Sally Smith, CEO, acknowledged the need to "bridge the gap" between company-owned and franchise units during a conference call and said programs, including more regionally based managers, are in place to narrow that gap. "In terms of profitability, favorable chicken wing prices helped partially offset high operating costs in new markets," Smith also said.

The company's costs of labor during the quarter jumped, particularly at new stores in the Atlanta market, in which the company made its debut during first quarter. "It's true, we have some inefficiencies to date," she said, "and we are working to whittle away at them, but don't expect improvement in labor costs until the last half of the year.

"Labor and occupancy costs are up in all new markets," she said, noting it typically takes from three to four months for them to stabilize. She also noted, "80% of our new company-owned units (in first quarter) were in new markets: Atlanta, Dallas, North Carolina and Denver," and called Atlanta "particularly challenging." In addition to improving "efficiencies" in that market, the company "is targeting extra marketing dollars in that market in second quarter."

It is primarily, nearly singularly, the first-quarter rise in labor costs that prompted BB&T to downgrade the stock.
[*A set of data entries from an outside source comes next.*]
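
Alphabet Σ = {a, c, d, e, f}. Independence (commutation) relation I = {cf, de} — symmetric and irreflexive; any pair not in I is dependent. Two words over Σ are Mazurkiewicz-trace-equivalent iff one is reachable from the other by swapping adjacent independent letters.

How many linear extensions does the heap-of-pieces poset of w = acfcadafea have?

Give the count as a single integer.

3

drop 0:a onto floor
drop 1:c onto {0:a}
drop 2:f onto {0:a}
drop 3:c onto {1:c}
drop 4:a onto {2:f, 3:c}
drop 5:d onto {4:a}
drop 6:a onto {5:d}
drop 7:f onto {6:a}
drop 8:e onto {7:f}
drop 9:a onto {8:e}
ground layer = {0:a}
drop-orders for the pieces not yet dropped (sum over which currently-grounded one goes next):
  1 to go: {9} 1
  2 to go: {8,9} 1
  3 to go: {7,8,9} 1
  4 to go: {6,7,8,9} 1
  5 to go: {5,6,7,8,9} 1
  6 to go: {4,5,6,7,8,9} 1
  7 to go: {2,4,5,6,7,8,9} 1  {3,4,5,6,7,8,9} 1
  8 to go: {1,3,4,5,6,7,8,9} 1  {2,3,4,5,6,7,8,9} 2
  if 0:a drops first: 3 orders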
Dougherty & Co., however, reiterated its buy recommendation following the first-quarter report. SG Cowan's Westra said the company's second-quarter guidance, which calls for same store sales increases of from 2% to 4% at both company-owned and franchised units "will again prove too conservative. Our unchanged investment thesis remains that success-to-date in new metro markets has already largely assured the likelihood that BWLD can grow to a 1,000-plus unit system." The report also suggested its continued view "that BWLD will outperform the market by 20% to 30% in the next 12 months."

Asked about the precipitous drop on the Nasdaq, Michael Fox, the company's spokesman, tells GSR, "people focused in on labor costs, but the company is confident that it's got those costs under control," and reiterated, "it always costs more to operate in a new market, before efficiencies are up and running and the brand becomes established." He also noted that, in comparison with many public companies, BWLD has fewer shares outstanding, "The smaller the base," he says, "the more volatile activity is impacted by fewer shareholders."
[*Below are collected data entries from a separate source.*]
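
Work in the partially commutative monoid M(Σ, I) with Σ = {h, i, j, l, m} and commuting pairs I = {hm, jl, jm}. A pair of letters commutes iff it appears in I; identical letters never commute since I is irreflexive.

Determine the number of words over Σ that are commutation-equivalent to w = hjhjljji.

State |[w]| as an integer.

drop 0:h onto floor
drop 1:j onto {0:h}
drop 2:h onto {1:j}
drop 3:j onto {2:h}
drop 4:l onto {2:h}
drop 5:j onto {3:j}
drop 6:j onto {5:j}
drop 7:i onto {4:l, 6:j}
ground layer = {0:h}
drop-orders for the pieces not yet dropped (sum over which currently-grounded one goes next):
  1 to go: {7} 1
  2 to go: {4,7} 1  {6,7} 1
  3 to go: {4,6,7} 2  {5,6,7} 1
  4 to go: {3,5,6,7} 1  {4,5,6,7} 3
  5 to go: {3,4,5,6,7} 4
  6 to go: {2,3,4,5,6,7} 4
  if 0:h drops first: 4 orders

4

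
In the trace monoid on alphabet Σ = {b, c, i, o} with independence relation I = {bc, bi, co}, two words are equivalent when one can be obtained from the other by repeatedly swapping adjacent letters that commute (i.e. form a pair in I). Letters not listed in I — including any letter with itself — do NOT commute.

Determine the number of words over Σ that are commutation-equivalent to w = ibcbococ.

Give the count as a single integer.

drop 0:i onto floor
drop 1:b onto floor
drop 2:c onto {0:i}
drop 3:b onto {1:b}
drop 4:o onto {0:i, 3:b}
drop 5:c onto {2:c}
drop 6:o onto {4:o}
drop 7:c onto {5:c}
ground layer = {0:i, 1:b}
drop-orders for the pieces not yet dropped (sum over which currently-grounded one goes next):
  1 to go: {6} 1  {7} 1
  2 to go: {4,6} 1  {5,7} 1  {6,7} 2
  3 to go: {2,5,7} 1  {3,4,6} 1  {4,6,7} 3  {5,6,7} 3
  4 to go: {1,3,4,6} 1  {2,5,6,7} 4  {3,4,6,7} 4  {4,5,6,7} 6
  5 to go: {1,3,4,6,7} 5  {2,4,5,6,7} 10  {3,4,5,6,7} 10
  6 to go: {0,2,4,5,6,7} 10  {1,3,4,5,6,7} 15  {2,3,4,5,6,7} 20
  if 0:i drops first: 35 orders
  if 1:b drops first: 30 orders
heap linearizations: 65

65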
Currently, a new prototype Buffalo Wild Wings unit, 5,500 sf versus the current 6,000 sf, is under study. There are three in operation. "We're gauging guest reaction and studying every aspect of it, from building materials to the audio/video package," Smith said. "We're getting better feedback," she said, but did not indicate when it would begin a rollout.

The menu, too, is under review. One unpredictable, but welcome note lies in the cost of fresh chicken wings. The cost was projected to rise to $1.52 per lb. in first quarter, fell to $1.45. Furthermore, it is expected to drop to $1.16 per lb. this year. While that cost is subject to many variables, Smith said, "given falling wing prices, we don't see any price increases" at units.

Naked Tenders were added to the menu this month, and Honey BBQ versions will be added in June, both backed by promotions. The company typically devotes 3% of sales to marketing per store. With unit growth, the expenditure becomes increasingly efficient, Smith also pointed out.